The trial judge properly charged the jury at the conclusion of the testimony. Appellant noted no objection thereto. The jury was told to determine from all the evidence whether appellant owed a balance for premiums under its policy issued by appel-lee carrier, dependent upon a decision first whether compensation and medical benefits had been properly made to Cooke by appel-lee carrier. If there was no controversion of the claim by the appellant or protest made to the carrier with respect to such payments, then the payments were correctly made as required by the compensation statute, and appellant owed premiums computed upon the total of such compensation and medical benefits as concededly paid for Cooke under the compensation act. If the payments had been improperly made, then appellant, under its counterclaim, would be entitled to a refund for overpayment of premiums.
Without further detailing the testimony and documentary evidence in the record, suffice it to say that there was competent evidence from which the jury could have found Cooke was employed by appellant *563during the period of coverage by the policy issued by appellee carrier and that he was injured during the course of his employment by appellant. This would make Cooke eligible for compensation benefits paid by appellee carrier and entitle the carrier to recover the premiums computed upon the basis of those payments.
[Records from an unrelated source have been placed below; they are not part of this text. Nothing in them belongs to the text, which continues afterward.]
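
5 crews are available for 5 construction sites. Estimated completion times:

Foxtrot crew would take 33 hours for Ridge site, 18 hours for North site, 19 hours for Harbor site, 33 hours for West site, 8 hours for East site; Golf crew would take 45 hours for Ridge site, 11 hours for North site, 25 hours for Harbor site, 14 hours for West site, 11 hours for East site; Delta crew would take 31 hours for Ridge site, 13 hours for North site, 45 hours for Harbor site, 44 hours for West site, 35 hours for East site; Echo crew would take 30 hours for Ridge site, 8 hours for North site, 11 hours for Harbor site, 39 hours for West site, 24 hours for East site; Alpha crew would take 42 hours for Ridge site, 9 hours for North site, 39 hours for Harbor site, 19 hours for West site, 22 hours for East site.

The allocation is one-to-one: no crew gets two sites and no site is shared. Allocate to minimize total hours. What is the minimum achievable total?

Treat this as an assignment problem: match each crew to one site.
Optimal: Foxtrot crew→East site (8 hours), Golf crew→West site (14 hours), Delta crew→Ridge site (31 hours), Echo crew→Harbor site (11 hours), Alpha crew→North site (9 hours) — total 8+14+31+11+9 = 73 hours.
Column-greedy (each site in turn goes to its cheapest remaining crew) gives 107 hours, worse by 34.
Next-best assignment: Foxtrot crew→East site, Golf crew→North site, Delta crew→Ridge site, Echo crew→Harbor site, Alpha crew→West site = 80 hours.
Every other assignment is strictly worse.

Minimum total: 73 hours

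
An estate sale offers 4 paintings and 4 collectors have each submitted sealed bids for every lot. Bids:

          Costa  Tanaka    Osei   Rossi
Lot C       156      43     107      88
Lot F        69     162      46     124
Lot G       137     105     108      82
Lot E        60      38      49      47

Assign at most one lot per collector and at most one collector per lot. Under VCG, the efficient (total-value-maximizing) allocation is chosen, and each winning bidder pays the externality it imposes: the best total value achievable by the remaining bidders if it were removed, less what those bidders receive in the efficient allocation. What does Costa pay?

Costa pays $41.

Efficient allocation: Costa→Lot C ($156), Tanaka→Lot F ($162), Osei→Lot G ($108), Rossi→Lot E ($47); total welfare W = $473.
Costa receives Lot C at value $156, so the others get W − 156 = $317.
Without Costa: best allocation of the remaining 3 bidders over all 4 lots is Tanaka→Lot F ($162), Osei→Lot G ($108), Rossi→Lot C ($88), total $358.
VCG payment = (others' best without Costa) − (others' welfare with Costa) = 358 − 317 = $41.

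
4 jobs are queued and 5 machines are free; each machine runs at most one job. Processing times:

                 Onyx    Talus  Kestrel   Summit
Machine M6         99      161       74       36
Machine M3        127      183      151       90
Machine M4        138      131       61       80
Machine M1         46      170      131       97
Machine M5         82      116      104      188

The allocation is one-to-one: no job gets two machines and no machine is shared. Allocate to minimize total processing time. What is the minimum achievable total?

Minimum total: 259 min

This is a one-to-one assignment (minimum-cost bipartite matching).
Optimal: Onyx→Machine M1 (46 min), Talus→Machine M5 (116 min), Kestrel→Machine M4 (61 min), Summit→Machine M6 (36 min) — total 46+116+61+36 = 259 min.
Next-best assignment: Onyx→Machine M1, Talus→Machine M5, Kestrel→Machine M4, Summit→Machine M3 = 313 min.
Checked against all permutations: 259 min is optimal.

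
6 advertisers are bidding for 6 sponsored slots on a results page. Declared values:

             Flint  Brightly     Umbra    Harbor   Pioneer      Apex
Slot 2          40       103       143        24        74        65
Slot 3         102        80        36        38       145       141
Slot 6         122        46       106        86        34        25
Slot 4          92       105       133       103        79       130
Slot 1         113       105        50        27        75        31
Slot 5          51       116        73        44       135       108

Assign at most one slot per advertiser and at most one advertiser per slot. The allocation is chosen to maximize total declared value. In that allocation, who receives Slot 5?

Pioneer receives Slot 5.

Optimal: Flint→Slot 6 ($122), Brightly→Slot 1 ($105), Umbra→Slot 2 ($143), Harbor→Slot 4 ($103), Pioneer→Slot 5 ($135), Apex→Slot 3 ($141) — total 122+105+143+103+135+141 = $749.
Max-entry greedy (repeatedly take the single best remaining cell) gives $683, worse by 66.
Next-best assignment: Flint→Slot 1, Brightly→Slot 5, Umbra→Slot 2, Harbor→Slot 6, Pioneer→Slot 3, Apex→Slot 4 = $733.
Pioneer's own top slot is Slot 3 ($145), but forcing Pioneer→Slot 3 and reassigning the rest optimally gives only $733 — worse by 16.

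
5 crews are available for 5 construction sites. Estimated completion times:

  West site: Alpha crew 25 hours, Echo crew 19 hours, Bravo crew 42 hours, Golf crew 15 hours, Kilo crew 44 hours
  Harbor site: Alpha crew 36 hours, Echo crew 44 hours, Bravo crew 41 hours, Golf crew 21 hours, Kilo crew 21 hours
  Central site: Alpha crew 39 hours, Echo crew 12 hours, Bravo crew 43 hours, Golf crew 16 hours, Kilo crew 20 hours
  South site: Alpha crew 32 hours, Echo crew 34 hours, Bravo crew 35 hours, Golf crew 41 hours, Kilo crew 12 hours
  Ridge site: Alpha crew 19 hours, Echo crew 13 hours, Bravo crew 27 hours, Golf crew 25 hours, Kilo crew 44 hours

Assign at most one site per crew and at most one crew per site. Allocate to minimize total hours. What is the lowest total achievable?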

There was evidence in the record upon which the jury could have determined the premium amounts and the balance due appellee carrier.
We have considered the other errors and are convinced that they do not affect substantial rights. The case was fairly submitted to the jury and, upon the evidence in the record, the jury found in favor of appellee carrier on its claim and denied recovery on appellant’s counterclaim. We see no valid grounds for disturbing that verdict.
Affirmed.
. Longshoremen’s and Harbor Workers’ Compensation Act of March 4, 1827, 44 Stat. 1424, 33 U.S.C.A. § 901 et seq., as made applicable to the District of Columbia, 45 Stat. 600, Title 36, Sec. 501, D.C. Code 1961, 33 U.S.C.A. § 903 note.
. 28 U.S.C.A. § 1732(a).
. « * * * Company shall: (a) defend any proceeding against the Insured seeking such benefits and any suit against the Insured alleging such injury and seeking damages on account thereof, even if such proceeding or suit is groundless, false or fraudulent; but the Company may make such investigation, negotiation and settlement of any claim or suit as it deems' expedient.”
. 33 U.S.C.A. § 914(a); Marshall v. Pletz, 9th Cir., 127 F.2d 104, 108, reversed on other grounds, 317 U.S. 383, 63 S.Ct. 284, 87 L.Ed. 348.
. Arrow Stevedore Co. v. Pillsbury, D.C.N.D.Cal., 12 F.Supp. 920, 922, affirmed, 9th Cir., 88 F.2d 446.